The simplest way to load your transcription-factor regulation is to type the following at the prompt:
substituting in your own path and filename, of course. This assumes that the file contains 5 columns, in order the TF, the binding-site left coordinate, the binding-site right coordinate, the target gene and the mode. It also assumes that regulation was predicted computationally (as you can perhaps tell from the function name, the program was originally written to load predicted binding sites -- though it was later extended, the name was left unchanged), so assigns the evidence code EV-COMP-AINF to all the interactions it creates (see our evidence code ontology for more information about evidence codes), and it does not assign any literature citation. You can customize the function, however, based on the information you actually have. For example, if your data is based on high-throughput data that doesn't give you binding sites, you might have a file with three columns, the TF, the target gene and the mode, and you might want to assign the evidence code EV-EXP-IEP-GENE-EXPRESSION-ANALYSIS and a link to some publication that describes the experiment. In that case, you'd load the data like this:
(load-predicted-bsites-from-file "/my-path/my-file" :tf-column 0 :gene-column 1 :mode-column 2 :bsite-left-column nil :bsite-right-column nil :ev-code 'EV-EXP-IEP-GENE-EXPRESSION-ANALYSIS :cit "123456")

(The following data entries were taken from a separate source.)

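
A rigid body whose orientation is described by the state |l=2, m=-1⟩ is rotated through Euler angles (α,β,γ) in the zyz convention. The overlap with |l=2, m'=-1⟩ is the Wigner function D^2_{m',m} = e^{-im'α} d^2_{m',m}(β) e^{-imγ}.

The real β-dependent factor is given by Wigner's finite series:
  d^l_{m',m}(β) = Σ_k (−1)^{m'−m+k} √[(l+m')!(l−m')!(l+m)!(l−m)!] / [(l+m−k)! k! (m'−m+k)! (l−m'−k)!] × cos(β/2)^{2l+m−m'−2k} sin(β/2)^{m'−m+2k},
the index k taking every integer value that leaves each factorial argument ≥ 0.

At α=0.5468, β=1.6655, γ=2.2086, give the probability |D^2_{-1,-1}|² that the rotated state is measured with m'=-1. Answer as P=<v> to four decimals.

D^2_{-1,-1}(0.5468,1.6655,2.2086) = e^{-i·-1·0.5468}·d^2_{-1,-1}(1.6655)·e^{-i·-1·2.2086}. Compute d first:
c=cos(1.6655/2)=0.672844, s=sin(1.6655/2)=0.739784; N=√[1·6·1·6]=6.000000
Admissible k: 0..1 (factorial args all ≥0)
  k=0: (−1)^0·6.0000/(6)·0.6728^4·0.7398^0 = +0.204954
  k=1: (−1)^1·6.0000/(2)·0.6728^2·0.7398^2 = -0.743293
d^2_{-1,-1}(1.6655) = +0.204954 -0.743293 = -0.538339
|D^2_{-1,-1}|² = |d^2_{-1,-1}(β)|² = (-0.538339)² = 0.289809 (the z-rotation phases have unit modulus)

P=0.2898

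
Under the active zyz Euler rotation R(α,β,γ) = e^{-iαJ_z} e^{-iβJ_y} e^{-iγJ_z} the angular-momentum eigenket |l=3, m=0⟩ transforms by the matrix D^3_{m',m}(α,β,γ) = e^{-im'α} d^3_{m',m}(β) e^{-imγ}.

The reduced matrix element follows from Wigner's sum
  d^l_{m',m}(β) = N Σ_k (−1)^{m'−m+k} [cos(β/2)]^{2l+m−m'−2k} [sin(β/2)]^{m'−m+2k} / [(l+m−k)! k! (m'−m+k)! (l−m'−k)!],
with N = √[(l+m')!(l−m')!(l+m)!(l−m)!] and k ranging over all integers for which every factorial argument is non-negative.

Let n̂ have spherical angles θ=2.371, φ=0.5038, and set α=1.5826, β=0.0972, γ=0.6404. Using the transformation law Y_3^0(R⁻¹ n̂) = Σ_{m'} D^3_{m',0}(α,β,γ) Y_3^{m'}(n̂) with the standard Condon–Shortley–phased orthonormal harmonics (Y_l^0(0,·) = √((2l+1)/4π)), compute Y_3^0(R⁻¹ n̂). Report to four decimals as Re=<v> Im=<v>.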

substituting in your path and filename, and the PubMed identifier of your publication in place of "123456". Remember to count the column numbers starting at 0, not 1, and include the value NIL for any data items that are missing from your input file.
As the program runs, it will print out a listing of any lines that could not be processed. Once it is done, you can bring up the GUI with
(pt)again, and examine the data to make sure it looks ok before either saving or reverting your database.